In a normal year, Troop 6000 would have weekly meetings, participate in team-building activities and earn badges for completing different tasks. However, this year has been different due to the COVID-19 pandemic. Instead of having these in-person interactions, Troop 6000 has needed to find other ways for their members to connect with each other.

“Girl Scouts gives them empowerment and the [troop] leaders give them a sense of connection with others and makes them feel seen, heard, and acknowledged,” Dr. Johanna Crocetto, assistant professor of social work, said. 

Troop 6000 has gotten creative with how they can still have these connections, provide activities and experiences, and raise money for their troop. Right now, they have switched all of their meetings to a virtual platform.

“The Girl Scouts give them opportunities and social connections and an opportunity to build on skills and give back to the community,” Crocetto said.

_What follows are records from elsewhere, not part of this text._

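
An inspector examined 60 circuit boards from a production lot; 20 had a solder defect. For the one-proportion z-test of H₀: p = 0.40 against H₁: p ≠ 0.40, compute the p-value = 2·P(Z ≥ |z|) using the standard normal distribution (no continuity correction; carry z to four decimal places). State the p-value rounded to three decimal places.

Sample proportion p̂ = 20/60 = 0.33333.
SE₀ = √(0.40·0.60/60) = 0.063246.
Test statistic (full precision, shown to 4 dp): z = (20/60 − 0.40)/SE₀ ≈ -1.0541.
From the standard normal, 2·P(Z ≥ |z|) = 0.292.

p-value = 0.292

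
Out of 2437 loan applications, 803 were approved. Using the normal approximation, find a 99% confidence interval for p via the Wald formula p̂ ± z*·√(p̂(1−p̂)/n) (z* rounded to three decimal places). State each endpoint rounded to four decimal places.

(0.3050, 0.3540)

With x = 803 successes in n = 2437, p̂ = 0.32950.
SE(p̂) = √(0.32950·0.67050/2437) = 0.009521.
For 99% confidence, z* = 2.576.
Margin = 2.576·0.009521 = 0.02453.
CI: 0.32950 ± 0.02453 = (0.3050, 0.3540).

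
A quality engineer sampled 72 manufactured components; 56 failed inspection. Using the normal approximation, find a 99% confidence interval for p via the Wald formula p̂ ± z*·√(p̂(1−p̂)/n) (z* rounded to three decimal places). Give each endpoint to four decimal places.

(0.6516, 0.9040)

Sample proportion p̂ = 56/72 = 0.77778.
SE = √(p̂(1−p̂)/n) = √(0.172840/72) = 0.048995.
z* = 2.576 at the 99% level.
Margin = 2.576·0.048995 = 0.12621.
CI: 0.77778 ± 0.12621 = (0.6516, 0.9040).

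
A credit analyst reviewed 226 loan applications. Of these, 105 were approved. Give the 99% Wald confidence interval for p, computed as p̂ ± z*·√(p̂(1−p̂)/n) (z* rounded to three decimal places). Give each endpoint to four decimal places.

(0.3791, 0.5501)

p̂ = 105/226 = 0.46460.
SE(p̂) = √(0.46460·0.53540/226) = 0.033176.
The 99% critical value is z* = 2.576.
Margin of error: 2.576 × 0.033176 = 0.08546.
CI: 0.46460 ± 0.08546 = (0.3791, 0.5501).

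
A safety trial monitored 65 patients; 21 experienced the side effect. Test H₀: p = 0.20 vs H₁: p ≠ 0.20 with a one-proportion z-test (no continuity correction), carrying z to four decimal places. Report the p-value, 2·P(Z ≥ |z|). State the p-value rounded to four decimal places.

p-value = 0.0131

p̂ = 21/65 = 0.32308.
Under H₀, SE = √(p₀(1−p₀)/n) = √(0.20·0.80/65) = √0.002461538 = 0.049614.
Test statistic (full precision, shown to 4 dp): z = (21/65 − 0.20)/SE₀ ≈ 2.4807.
From the standard normal, 2·P(Z ≥ |z|) = 0.0131.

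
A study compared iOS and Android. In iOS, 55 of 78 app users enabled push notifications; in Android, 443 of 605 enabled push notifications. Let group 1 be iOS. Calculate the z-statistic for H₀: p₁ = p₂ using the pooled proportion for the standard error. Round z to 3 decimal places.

p̂₁ = 55/78 = 0.70513, p̂₂ = 443/605 = 0.73223.
Pooling: p̂ = 498/683 = 0.72914.
SE = √[p̂(1−p̂)(1/n₁+1/n₂)] = √[0.72914·0.27086·(1/78+1/605)] ≈ 0.053464.
z = (p̂₁ − p̂₂)/SE = (0.70513 − 0.73223)/0.053464 = -0.02710/0.053464 = -0.507.

z = -0.507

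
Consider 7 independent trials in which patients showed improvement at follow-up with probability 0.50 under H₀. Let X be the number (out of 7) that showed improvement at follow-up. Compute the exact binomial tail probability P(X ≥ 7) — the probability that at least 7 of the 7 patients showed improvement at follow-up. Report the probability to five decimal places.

X ~ Binomial(n=7, p=0.50).
P(X ≥ 7) = C(7,7)·0.50^7·0.50^0.
= 0.007812 = 0.00781.

P = 0.00781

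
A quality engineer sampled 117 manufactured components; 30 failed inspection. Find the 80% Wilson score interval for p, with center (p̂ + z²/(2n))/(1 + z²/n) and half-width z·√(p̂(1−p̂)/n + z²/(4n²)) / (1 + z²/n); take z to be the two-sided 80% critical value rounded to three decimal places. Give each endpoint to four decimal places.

(0.2083, 0.3113)

Here p̂ = 30/117 = 0.25641 and z = 1.282 (z² = 1.643524).
Denominator 1 + z²/n = 1 + 1.643524/117 = 1.014047.
Center = (0.25641 + 0.007024)/1.014047 = 0.25978.
Radicand: p̂(1−p̂)/n + z²/(4n²) = 0.001629607 + 0.000030015 = 0.001659622.
Half-width = 1.282·√0.001659622/1.014047 = 0.05150.
Interval: 0.25978 ± 0.05150 → (0.2083, 0.3113).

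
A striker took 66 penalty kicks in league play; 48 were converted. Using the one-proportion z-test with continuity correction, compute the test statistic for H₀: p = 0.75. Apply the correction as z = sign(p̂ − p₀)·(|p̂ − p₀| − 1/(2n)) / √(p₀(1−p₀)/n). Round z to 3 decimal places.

p̂ = 48/66 = 0.72727. p̂ − p₀ = -0.022727.
Continuity correction 1/(2n) = 1/132 = 0.007576.
Corrected numerator: |-0.022727| − 0.007576 = 0.015151.
Null standard error: √(0.75·0.25/66) = √0.002840909 = 0.053300.
z = (−)0.015151/0.053300 = -0.284.

z = -0.284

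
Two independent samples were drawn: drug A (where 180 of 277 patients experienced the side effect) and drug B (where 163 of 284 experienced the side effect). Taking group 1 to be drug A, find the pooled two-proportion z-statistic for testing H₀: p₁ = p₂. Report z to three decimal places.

z = 1.843

p̂₁ = 180/277 = 0.64982, p̂₂ = 163/284 = 0.57394.
Pooling: p̂ = 343/561 = 0.61141.
SE = √[p̂(1−p̂)(1/n₁+1/n₂)] = √[0.61141·0.38859·(1/277+1/284)] ≈ 0.041162.
z = (p̂₁ − p̂₂)/SE = (0.64982 − 0.57394)/0.041162 = 0.07588/0.041162 = 1.843.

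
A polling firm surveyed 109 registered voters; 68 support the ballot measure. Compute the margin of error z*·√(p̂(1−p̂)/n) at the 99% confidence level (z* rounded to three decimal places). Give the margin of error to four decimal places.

p̂ = 68/109 = 0.62385.
SE(p̂) = √(0.62385·0.37615/109) = 0.046399.
The 99% critical value is z* = 2.576.
ME = 2.576·0.046399 = 0.1195.

ME = 0.1195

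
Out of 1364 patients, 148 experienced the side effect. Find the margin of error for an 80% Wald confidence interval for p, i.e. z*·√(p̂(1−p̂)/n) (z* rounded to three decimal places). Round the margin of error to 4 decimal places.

With x = 148 successes in n = 1364, p̂ = 0.10850.
SE = √(p̂(1−p̂)/n) = √(0.096731/1364) = 0.008421.
The 80% critical value is z* = 1.282.
So ME = 0.0108.

ME = 0.0108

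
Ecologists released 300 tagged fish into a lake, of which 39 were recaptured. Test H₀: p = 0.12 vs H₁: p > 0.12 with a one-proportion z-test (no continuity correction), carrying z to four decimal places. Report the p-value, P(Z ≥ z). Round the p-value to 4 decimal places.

With x = 39 successes in n = 300, p̂ = 0.13000.
Under H₀, SE = √(p₀(1−p₀)/n) = √(0.12·0.88/300) = √0.000352000 = 0.018762.
Test statistic (full precision, shown to 4 dp): z = (39/300 − 0.12)/SE₀ ≈ 0.5330.
p-value = P(Z ≥ z) with z = 0.5330 → 0.2970.

p-value = 0.2970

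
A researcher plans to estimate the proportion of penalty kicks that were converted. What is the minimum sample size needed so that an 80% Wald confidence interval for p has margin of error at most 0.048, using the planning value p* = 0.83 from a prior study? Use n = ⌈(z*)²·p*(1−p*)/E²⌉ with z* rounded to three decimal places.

For 80% confidence, z* = 1.282.
p*(1−p*) = 0.83·0.17 = 0.1411.
(z*)²·p*(1−p*)/E² = 1.643524·0.1411/0.002304 = 100.652.
⌈100.652⌉ = 101.

n = 101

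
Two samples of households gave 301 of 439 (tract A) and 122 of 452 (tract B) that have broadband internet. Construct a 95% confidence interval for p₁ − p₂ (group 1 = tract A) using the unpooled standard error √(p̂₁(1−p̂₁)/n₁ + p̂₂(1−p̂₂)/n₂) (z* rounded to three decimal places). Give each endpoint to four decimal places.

(0.3561, 0.4754)

p̂₁ = 301/439 = 0.68565, p̂₂ = 122/452 = 0.26991; p̂₁ − p̂₂ = 0.41574.
SE = √(0.000490967 + 0.000435972) = √0.000926939 = 0.030446.
The 95% critical value is z* = 1.960. Margin of error = 0.05967.
CI: 0.41574 ± 0.05967 = (0.3561, 0.4754).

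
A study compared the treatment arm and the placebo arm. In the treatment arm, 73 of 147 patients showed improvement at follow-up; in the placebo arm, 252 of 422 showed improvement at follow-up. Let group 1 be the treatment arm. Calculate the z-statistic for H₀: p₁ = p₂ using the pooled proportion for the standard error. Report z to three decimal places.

Sample proportions: p̂₁ = 73/147 = 0.49660 and p̂₂ = 252/422 = 0.59716.
Pooling: p̂ = 325/569 = 0.57118.
Pooled SE = √[0.2449338·0.00917239] ≈ 0.047399.
z = -0.10056/0.047399 = -2.122.

z = -2.122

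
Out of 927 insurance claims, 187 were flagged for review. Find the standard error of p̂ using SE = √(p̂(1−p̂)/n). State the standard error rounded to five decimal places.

SE = 0.01318

Sample proportion p̂ = 187/927 = 0.20173.
p̂(1−p̂) = 0.161035.
Dividing by n and taking the root: √0.000173716 = 0.01318.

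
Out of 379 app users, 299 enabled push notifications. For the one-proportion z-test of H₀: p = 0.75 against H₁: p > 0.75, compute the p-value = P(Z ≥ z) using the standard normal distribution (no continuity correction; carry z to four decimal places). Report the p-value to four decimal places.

The sample proportion is 299/379 = 0.78892.
Under H₀, SE = √(p₀(1−p₀)/n) = √(0.75·0.25/379) = √0.000494723 = 0.022242.
Test statistic (full precision, shown to 4 dp): z = (299/379 − 0.75)/SE₀ ≈ 1.7497.
From the standard normal, P(Z ≥ z) = 0.0401.

p-value = 0.0401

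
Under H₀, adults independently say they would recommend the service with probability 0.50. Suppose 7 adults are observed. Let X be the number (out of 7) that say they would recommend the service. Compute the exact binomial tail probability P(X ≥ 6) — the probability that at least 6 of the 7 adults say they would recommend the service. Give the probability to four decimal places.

P = 0.0625

X is binomial with n = 7 and p = 0.50.
P(X ≥ 6) = C(7,6)·0.50^6·0.50^1 + C(7,7)·0.50^7·0.50^0.
= 0.054688 + 0.007812 = 0.0625.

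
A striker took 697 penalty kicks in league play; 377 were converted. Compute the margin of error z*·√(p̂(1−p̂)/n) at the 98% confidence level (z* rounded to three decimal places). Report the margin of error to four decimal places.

ME = 0.0439

Sample proportion p̂ = 377/697 = 0.54089.
SE = √(p̂(1−p̂)/n) = √(0.248328/697) = 0.018875.
z* = 2.326 at the 98% level.
ME = 2.326·0.018875 = 0.0439.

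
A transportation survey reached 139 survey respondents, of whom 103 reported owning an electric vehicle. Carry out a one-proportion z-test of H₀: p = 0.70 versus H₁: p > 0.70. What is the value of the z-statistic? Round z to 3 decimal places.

p̂ = 103/139 = 0.74101.
Under H₀, SE = √(p₀(1−p₀)/n) = √(0.70·0.30/139) = √0.001510791 = 0.038869.
z = (0.74101 − 0.70)/0.038869 = 0.04101/0.038869 = 1.055.

z = 1.055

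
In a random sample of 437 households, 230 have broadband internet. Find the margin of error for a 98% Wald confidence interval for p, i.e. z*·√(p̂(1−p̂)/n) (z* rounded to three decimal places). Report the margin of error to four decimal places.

The sample proportion is 230/437 = 0.52632.
SE(p̂) = √(0.52632·0.47368/437) = 0.023885.
For 98% confidence, z* = 2.326.
Margin of error = z*·SE = 2.326 × 0.023885 = 0.0556.

ME = 0.0556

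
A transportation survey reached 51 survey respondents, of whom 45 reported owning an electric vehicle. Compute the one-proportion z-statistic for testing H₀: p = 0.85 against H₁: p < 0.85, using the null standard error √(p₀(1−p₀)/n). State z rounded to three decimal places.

With x = 45 successes in n = 51, p̂ = 0.88235.
Under H₀, SE = √(p₀(1−p₀)/n) = √(0.85·0.15/51) = √0.002500000 = 0.050000.
z = (0.88235 − 0.85)/0.050000 = 0.03235/0.050000 = 0.647.

z = 0.647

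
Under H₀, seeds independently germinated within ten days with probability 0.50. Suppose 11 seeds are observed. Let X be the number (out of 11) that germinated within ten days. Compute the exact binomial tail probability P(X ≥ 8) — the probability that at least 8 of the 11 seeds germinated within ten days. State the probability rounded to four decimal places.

X ~ Binomial(n=11, p=0.50).
P(X ≥ 8) = C(11,8)·0.50^8·0.50^3 + C(11,9)·0.50^9·0.50^2 + C(11,10)·0.50^10·0.50^1 + C(11,11)·0.50^11·0.50^0.
= 0.080566 + 0.026855 + 0.005371 + 0.000488 = 0.1133.

P = 0.1133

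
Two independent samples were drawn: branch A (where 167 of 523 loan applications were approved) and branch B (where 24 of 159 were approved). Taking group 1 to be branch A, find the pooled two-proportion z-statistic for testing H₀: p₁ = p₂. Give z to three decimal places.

z = 4.140

Sample proportions: p̂₁ = 167/523 = 0.31931 and p̂₂ = 24/159 = 0.15094.
Pooled p̂ = (167+24)/(523+159) = 191/682 = 0.28006.
SE = √[p̂(1−p̂)(1/n₁+1/n₂)] = √[0.28006·0.71994·(1/523+1/159)] ≈ 0.040665.
z = 0.16837/0.040665 = 4.140.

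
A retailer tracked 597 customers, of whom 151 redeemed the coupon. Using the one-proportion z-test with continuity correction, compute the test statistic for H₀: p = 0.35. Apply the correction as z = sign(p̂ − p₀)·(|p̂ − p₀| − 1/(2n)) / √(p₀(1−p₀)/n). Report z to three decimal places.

z = -4.930

The sample proportion is 151/597 = 0.25293. p̂ − p₀ = -0.097069.
Continuity correction 1/(2n) = 1/1194 = 0.000838.
Corrected numerator: |-0.097069| − 0.000838 = 0.096231.
SE₀ = √(0.35·0.65/597) = 0.019521.
z = (−)0.096231/0.019521 = -4.930.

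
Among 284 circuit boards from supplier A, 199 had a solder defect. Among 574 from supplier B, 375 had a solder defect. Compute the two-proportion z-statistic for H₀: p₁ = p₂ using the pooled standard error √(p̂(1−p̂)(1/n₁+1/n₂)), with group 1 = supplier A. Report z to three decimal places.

p̂₁ = 199/284 = 0.70070, p̂₂ = 375/574 = 0.65331.
Pooled p̂ = (199+375)/(284+574) = 574/858 = 0.66900.
SE = √[p̂(1−p̂)(1/n₁+1/n₂)] = √[0.66900·0.33100·(1/284+1/574)] ≈ 0.034139.
z = 0.04739/0.034139 = 1.388.

z = 1.388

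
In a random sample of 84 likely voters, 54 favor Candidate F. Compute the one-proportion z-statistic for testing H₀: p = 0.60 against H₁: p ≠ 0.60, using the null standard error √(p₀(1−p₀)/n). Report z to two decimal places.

z = 0.80

p̂ = 54/84 = 0.64286.
SE₀ = √(0.60·0.40/84) = 0.053452.
z = (0.64286 − 0.60)/0.053452 = 0.04286/0.053452 = 0.80.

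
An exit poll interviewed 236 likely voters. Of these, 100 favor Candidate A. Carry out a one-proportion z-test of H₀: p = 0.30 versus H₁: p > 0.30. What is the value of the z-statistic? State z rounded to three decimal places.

z = 4.148

With x = 100 successes in n = 236, p̂ = 0.42373.
Null standard error: √(0.30·0.70/236) = √0.000889831 = 0.029830.
z = (0.42373 − 0.30)/0.029830 = 0.12373/0.029830 = 4.148.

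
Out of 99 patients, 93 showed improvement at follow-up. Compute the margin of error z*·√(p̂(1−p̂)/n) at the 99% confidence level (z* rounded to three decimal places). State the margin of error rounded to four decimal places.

ME = 0.0618

p̂ = 93/99 = 0.93939.
Standard error of p̂: √(0.056933/99) = √0.000575080 = 0.023981.
z* = 2.576 at the 99% level.
So ME = 0.0618.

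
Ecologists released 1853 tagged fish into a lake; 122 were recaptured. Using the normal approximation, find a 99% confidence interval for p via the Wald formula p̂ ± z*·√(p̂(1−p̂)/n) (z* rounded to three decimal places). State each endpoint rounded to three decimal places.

(0.051, 0.081)

Sample proportion p̂ = 122/1853 = 0.06584.
SE = √(p̂(1−p̂)/n) = √(0.061504/1853) = 0.005761.
z* = 2.576 at the 99% level.
Margin of error: 2.576 × 0.005761 = 0.01484.
CI: 0.06584 ± 0.01484 = (0.051, 0.081).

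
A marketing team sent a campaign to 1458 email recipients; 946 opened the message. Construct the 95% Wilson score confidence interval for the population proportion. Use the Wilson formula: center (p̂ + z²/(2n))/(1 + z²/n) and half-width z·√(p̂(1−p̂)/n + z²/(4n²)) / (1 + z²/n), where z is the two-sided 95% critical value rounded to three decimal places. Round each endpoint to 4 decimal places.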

According to the website, they feel that it is very important that they continue with these weekly meetings as the girls in the shelter miss seeing each other and feel isolated. Maintaining these bonds is critical to their wellbeing during this challenging time. 

“Bringing girls together who have similar environmental challenges but unique and personal stories is a powerful way to blend empathy and support that can bring pride in community and the opportunity to share success,” Dr. Amber Gentile, Graduate Secondary Education Program Coordinator, said. 

One of the fundraising activities that the Girl Scouts are most well-known for are their cookie sales, which take place each year. Since the pandemic began, the Girl Scouts have needed to find ways to maintain social distancing while continuing to raise necessary funds for their organization. In response to the pandemic, Troop 6000 has taken their cookie sales online and has created a webpage called Digital Cookie, where people can support the troop by purchasing cookies or donating money to the organization.

All of the money raised through the cookie sales go directly to Troop 6000 to support all of their troop activities. This is especially important for the girls in Troop 6000 because they do not have the ability to pay for the experiences that the group tries to provide. Opening cookie sales up to a larger audience online allows for the troop to reach more people, raise awareness about their mission and provide a support system for the girls.

“Area I Girl Scouts” by U.S. Army Garrison Casey is licensed under CC BY-NC-ND 2.0

“Including youth in a community that provides consistency, positive relationships, mentoring, and a solid support system is also key to overall development and positive outcomes,” Gentile said.

Even with all of the restrictions and obstacles resulting from COVID-19, Troop 6000 has remained resilient in their efforts to fundraise and provide young girls in the New York City shelter system with opportunities that they would not otherwise have access to.